Posted On 15th November, 2012 @ 00:00 am by

When a movie's name screams S.O.S. you know the film spells nothing but deep trouble. And Son of Sardaar does not disappoint; a lackluster script and a motley crew of blubbering actors ensure that the movie makes good on the warning the title entails




After firmly prising Rohit Shetty from his favourite Diwali deadline, two of the industry’s heavyweights were headed straight on a collision course. And every few days things would be stirred up a little, with either Ajay Devgn crying foul and threatening to take Yash Raj Films to court or with YRF laughing back in his face and claiming that they had every right to book as many screens as they wanted. So imagine how many faces were palmed when Diwali finally rolled around, and both the movies turned out to be as much fun as a wet cracker, leaving the audience to frantically look up theatres still playing English Vinglish.



On the face of it, the basic premise of Son of Sardaar is pleasantly normal for a masala flick of its calibre; a Sardarji (Ajay Devgn) returns to his native land only to cross swords with his ancestral enemies, (Sanjay Dutt and his troupe may be bloodthirsty enough to chop off the heads of anyone who displeases them but have the manners to refrain from hurting their guests).
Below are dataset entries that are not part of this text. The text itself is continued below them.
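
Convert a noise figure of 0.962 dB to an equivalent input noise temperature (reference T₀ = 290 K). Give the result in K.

71.9 K

F = 10^(0.962/10) = 1.24796
T_e = (F − 1)·T₀ = (1.24796 − 1) × 290 = 71.9 K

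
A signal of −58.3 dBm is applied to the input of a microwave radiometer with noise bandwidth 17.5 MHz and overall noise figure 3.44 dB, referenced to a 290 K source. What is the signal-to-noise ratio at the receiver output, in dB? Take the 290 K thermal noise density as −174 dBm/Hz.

39.8 dB

Noise floor: N = −174 + 10 log₁₀(B) + NF
10 log₁₀(1.75×10⁷) = 72.43 dB
N = −174 + 72.43 + 3.44 = −98.13 dBm
SNR = P_sig − N = −58.3 − (−98.13) = 39.83 dB → 39.8 dB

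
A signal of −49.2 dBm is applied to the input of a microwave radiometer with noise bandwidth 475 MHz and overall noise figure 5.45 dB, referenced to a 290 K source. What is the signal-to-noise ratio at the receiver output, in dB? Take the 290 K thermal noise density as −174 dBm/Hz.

32.6 dB

Noise floor: N = −174 + 10 log₁₀(B) + NF
10 log₁₀(4.75×10⁸) = 86.77 dB
N = −174 + 86.77 + 5.45 = −81.78 dBm
SNR = P_sig − N = −49.2 − (−81.78) = 32.58 dB → 32.6 dB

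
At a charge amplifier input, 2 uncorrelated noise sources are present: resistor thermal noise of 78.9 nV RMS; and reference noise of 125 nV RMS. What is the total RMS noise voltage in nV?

Uncorrelated sources add in power (mean-square): V_tot = √(ΣV_i²)
V_tot = √[(7.89×10⁻⁸)² + (1.25×10⁻⁷)²] = 1.48×10⁻⁷ V = 148 nV

148 nV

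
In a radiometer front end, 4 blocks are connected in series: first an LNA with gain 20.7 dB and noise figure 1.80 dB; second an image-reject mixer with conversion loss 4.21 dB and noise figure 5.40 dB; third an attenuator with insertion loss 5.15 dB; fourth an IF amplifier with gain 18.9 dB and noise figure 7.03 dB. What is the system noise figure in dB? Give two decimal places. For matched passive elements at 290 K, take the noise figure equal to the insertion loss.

2.75 dB

Convert to linear (a loss of L dB is a gain of −L dB): F_i = 10^(NF_i/10), G_i = 10^(G_i,dB/10)
  Stage 1: F_1 = 10^(1.80/10) = 1.514, G_1 = 10^(20.7/10) = 117.5
  Stage 2: F_2 = 10^(5.40/10) = 3.467, G_2 = 10^(−4.21/10) = 0.3793
  Stage 3: F_3 = 10^(5.15/10) = 3.273, G_3 = 10^(−5.15/10) = 0.3055
  Stage 4: F_4 = 10^(7.03/10) = 5.047, G_4 = 10^(18.9/10) = 77.62
Friis cascade:
  F = 1.514 + (3.467 − 1)/117.5 + (3.273 − 1)/44.57 + (5.047 − 1)/13.61 = 1.883
NF = 10 log₁₀(1.883) = 2.75 dB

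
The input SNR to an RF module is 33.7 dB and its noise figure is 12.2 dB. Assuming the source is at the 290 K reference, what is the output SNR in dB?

21.5 dB

By definition F = SNR_in/SNR_out, so in dB: SNR_out = SNR_in − NF
SNR_out = 33.7 − 12.2 = 21.5 dB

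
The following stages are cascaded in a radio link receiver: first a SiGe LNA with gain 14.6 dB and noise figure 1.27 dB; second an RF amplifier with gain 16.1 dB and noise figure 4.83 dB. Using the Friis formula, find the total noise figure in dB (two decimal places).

Convert to linear (a loss of L dB is a gain of −L dB): F_i = 10^(NF_i/10), G_i = 10^(G_i,dB/10)
  Stage 1: F_1 = 10^(1.27/10) = 1.340, G_1 = 10^(14.6/10) = 28.84
  Stage 2: F_2 = 10^(4.83/10) = 3.041, G_2 = 10^(16.1/10) = 40.74
Friis cascade:
  F = 1.340 + (3.041 − 1)/28.84 = 1.410
NF = 10 log₁₀(1.410) = 1.49 dB

1.49 dB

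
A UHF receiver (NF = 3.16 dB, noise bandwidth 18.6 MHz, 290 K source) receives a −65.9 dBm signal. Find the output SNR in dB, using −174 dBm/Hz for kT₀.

32.2 dB

Noise floor: N = −174 + 10 log₁₀(B) + NF
10 log₁₀(1.86×10⁷) = 72.7 dB
N = −174 + 72.7 + 3.16 = −98.14 dBm
SNR = P_sig − N = −65.9 − (−98.14) = 32.24 dB → 32.2 dB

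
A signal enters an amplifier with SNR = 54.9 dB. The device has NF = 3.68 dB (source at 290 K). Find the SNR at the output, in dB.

By definition F = SNR_in/SNR_out, so in dB: SNR_out = SNR_in − NF
SNR_out = 54.9 − 3.68 = 51.22 dB

51.22 dB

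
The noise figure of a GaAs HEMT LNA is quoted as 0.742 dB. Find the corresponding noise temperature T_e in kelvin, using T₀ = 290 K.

54.0 K

F = 10^(0.742/10) = 1.18631
T_e = (F − 1)·T₀ = (1.18631 − 1) × 290 = 54.0 K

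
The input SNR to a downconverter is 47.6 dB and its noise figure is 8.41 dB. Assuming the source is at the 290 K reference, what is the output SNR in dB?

By definition F = SNR_in/SNR_out, so in dB: SNR_out = SNR_in − NF
SNR_out = 47.6 − 8.41 = 39.19 dB

39.19 dB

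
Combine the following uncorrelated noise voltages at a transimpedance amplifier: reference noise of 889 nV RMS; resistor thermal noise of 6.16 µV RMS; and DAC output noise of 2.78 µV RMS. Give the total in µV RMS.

6.82 µV

Uncorrelated sources add in power (mean-square): V_tot = √(ΣV_i²)
V_tot = √[(8.89×10⁻⁷)² + (6.16×10⁻⁶)² + (2.78×10⁻⁶)²] = 6.82×10⁻⁶ V = 6.82 µV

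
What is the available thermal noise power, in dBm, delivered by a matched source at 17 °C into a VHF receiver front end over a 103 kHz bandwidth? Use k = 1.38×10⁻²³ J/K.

T = 17 °C + 273.15 = 290.15 K
P_n = kTB = 1.38×10⁻²³ × 290.15 × 1.03×10⁵ = 4.12×10⁻¹⁶ W
In dBm: 10 log₁₀(4.12×10⁻¹⁶ / 10⁻³) = −123.8 dBm

−123.8 dBm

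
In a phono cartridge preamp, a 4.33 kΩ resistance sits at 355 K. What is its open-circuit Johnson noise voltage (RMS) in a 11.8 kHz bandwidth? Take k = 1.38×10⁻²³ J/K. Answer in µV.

V_n = √(4kTRB)
4kTRB = 4 × 1.38×10⁻²³ × 355 × 4.33×10³ × 1.18×10⁴ = 1.00×10⁻¹² V²
V_n = √(1.00×10⁻¹²) = 1.00×10⁻⁶ V = 1.00 µV

1.00 µV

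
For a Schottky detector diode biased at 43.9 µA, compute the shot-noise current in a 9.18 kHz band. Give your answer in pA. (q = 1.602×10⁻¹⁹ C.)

359 pA

I_n = √(2qI·B)
2qI·B = 2 × 1.602×10⁻¹⁹ × 4.39×10⁻⁵ × 9.18×10³ = 1.29×10⁻¹⁹ A²
I_n = √(1.29×10⁻¹⁹) = 3.59×10⁻¹⁰ A = 359 pA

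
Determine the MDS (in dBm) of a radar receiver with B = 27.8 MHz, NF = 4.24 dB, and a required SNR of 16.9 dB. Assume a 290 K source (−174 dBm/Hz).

Sensitivity = −174 + 10 log₁₀(B) + NF + SNR_min
= −174 + 74.44 + 4.24 + 16.9
= −78.42 dBm → −78.4 dBm

−78.4 dBm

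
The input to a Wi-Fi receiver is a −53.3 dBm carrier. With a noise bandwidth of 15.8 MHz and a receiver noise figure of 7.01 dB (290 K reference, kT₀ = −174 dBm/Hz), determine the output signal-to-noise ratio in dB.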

That is of course, before you find out that the story has been lifted from a Telugu flick Maryada Ramanna directed by S S Rajamouli. Who in turn picked it up from a 1923 flick, Our Hospitality, which itself is loosely based on a piece of literature circa 1890. How’s that for original?



What You Should Expect



The movie may have been ‘inspired’ from every piece of work post the nineteenth century, but as a comedy flick it is anything but inspirational. Ajay Devgn fakes paira-te-laces (A condition that we normal folks know as paralysis) to continue outliving his welcome at Sanjay Dutt’s place. Juhi Chawla plays Sanjay Dutt’s mooh boli biwi only to give him the red flag after twenty five years of waiting. And that is how the narrative unfolds until things escalate to point where you can no longer tell the difference between the comedy and the tragedy. In fact, we fear that repeated viewing may cause you to lose the will to live altogether.  



However, knowing our Bollywood directors as well as we do, it is safe to predict that this movie will go on to spawn asinine sequels, probably with titles along the lines of Daughter of Sardaar. Why, you ask? Because Ashwini Dhir can. And because millions of people will find Vindoo Dara Singh being reprimanded, “Silencer lagaa,” absolutely hilarious, thus making sure that the movie will make it to the 100 crore club.
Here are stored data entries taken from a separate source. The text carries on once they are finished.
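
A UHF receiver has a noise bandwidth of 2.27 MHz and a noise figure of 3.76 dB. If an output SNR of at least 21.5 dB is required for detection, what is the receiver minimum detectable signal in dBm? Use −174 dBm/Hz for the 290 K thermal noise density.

−85.2 dBm

Sensitivity = −174 + 10 log₁₀(B) + NF + SNR_min
= −174 + 63.56 + 3.76 + 21.5
= −85.18 dBm → −85.2 dBm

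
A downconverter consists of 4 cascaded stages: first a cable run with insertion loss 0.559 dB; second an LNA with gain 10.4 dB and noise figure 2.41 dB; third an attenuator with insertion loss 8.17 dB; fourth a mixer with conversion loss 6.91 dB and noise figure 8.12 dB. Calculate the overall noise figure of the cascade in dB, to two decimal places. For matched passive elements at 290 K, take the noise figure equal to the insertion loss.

Convert to linear (a loss of L dB is a gain of −L dB): F_i = 10^(NF_i/10), G_i = 10^(G_i,dB/10)
  Stage 1: F_1 = 10^(0.559/10) = 1.137, G_1 = 10^(−0.559/10) = 0.8792
  Stage 2: F_2 = 10^(2.41/10) = 1.742, G_2 = 10^(10.4/10) = 10.96
  Stage 3: F_3 = 10^(8.17/10) = 6.561, G_3 = 10^(−8.17/10) = 0.1524
  Stage 4: F_4 = 10^(8.12/10) = 6.486, G_4 = 10^(−6.91/10) = 0.2037
Friis cascade:
  F = 1.137 + (1.742 − 1)/0.8792 + (6.561 − 1)/9.641 + (6.486 − 1)/1.469 = 6.292
NF = 10 log₁₀(6.292) = 7.99 dB

7.99 dB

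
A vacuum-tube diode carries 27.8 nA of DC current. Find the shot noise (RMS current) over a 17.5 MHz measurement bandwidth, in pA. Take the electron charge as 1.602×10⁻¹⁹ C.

I_n = √(2qI·B)
2qI·B = 2 × 1.602×10⁻¹⁹ × 2.78×10⁻⁸ × 1.75×10⁷ = 1.56×10⁻¹⁹ A²
I_n = √(1.56×10⁻¹⁹) = 3.95×10⁻¹⁰ A = 395 pA

395 pA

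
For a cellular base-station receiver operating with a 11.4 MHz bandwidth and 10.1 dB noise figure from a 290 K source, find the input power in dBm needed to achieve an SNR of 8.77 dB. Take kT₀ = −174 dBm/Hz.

Sensitivity = −174 + 10 log₁₀(B) + NF + SNR_min
= −174 + 70.57 + 10.1 + 8.77
= −84.56 dBm → −84.6 dBm

−84.6 dBm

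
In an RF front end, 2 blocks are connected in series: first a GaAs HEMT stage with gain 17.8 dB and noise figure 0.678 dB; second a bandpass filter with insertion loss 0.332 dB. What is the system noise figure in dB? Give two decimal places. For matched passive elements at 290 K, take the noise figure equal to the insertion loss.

Convert to linear (a loss of L dB is a gain of −L dB): F_i = 10^(NF_i/10), G_i = 10^(G_i,dB/10)
  Stage 1: F_1 = 10^(0.678/10) = 1.169, G_1 = 10^(17.8/10) = 60.26
  Stage 2: F_2 = 10^(0.332/10) = 1.079, G_2 = 10^(−0.332/10) = 0.9264
Friis cascade:
  F = 1.169 + (1.079 − 1)/60.26 = 1.170
NF = 10 log₁₀(1.170) = 0.68 dB

0.68 dB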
What You Definitely Shouldn’t



We recommend you to save this movie especially for those jobless days when you are willing to spend two valuable hours of your life watching Ajay Devgn play merry go round on the Big Ben, even as he expertly turns the songs into a photo op for a wrist watch brand. 



At the end of the day, it all boils down which side of the fence you are standing on. If you are a diehard Bollywood buff who swears by Bol Bachchan and Rowdy Rathore, then Son of Sardaar will definitely win the gold ribbon on your wall of fame. However, if you had enough of Sanjay Dutt’s blustering attempts at comedy in Double Dhamaal, you might end up beating a hasty exit twenty minutes into the movie.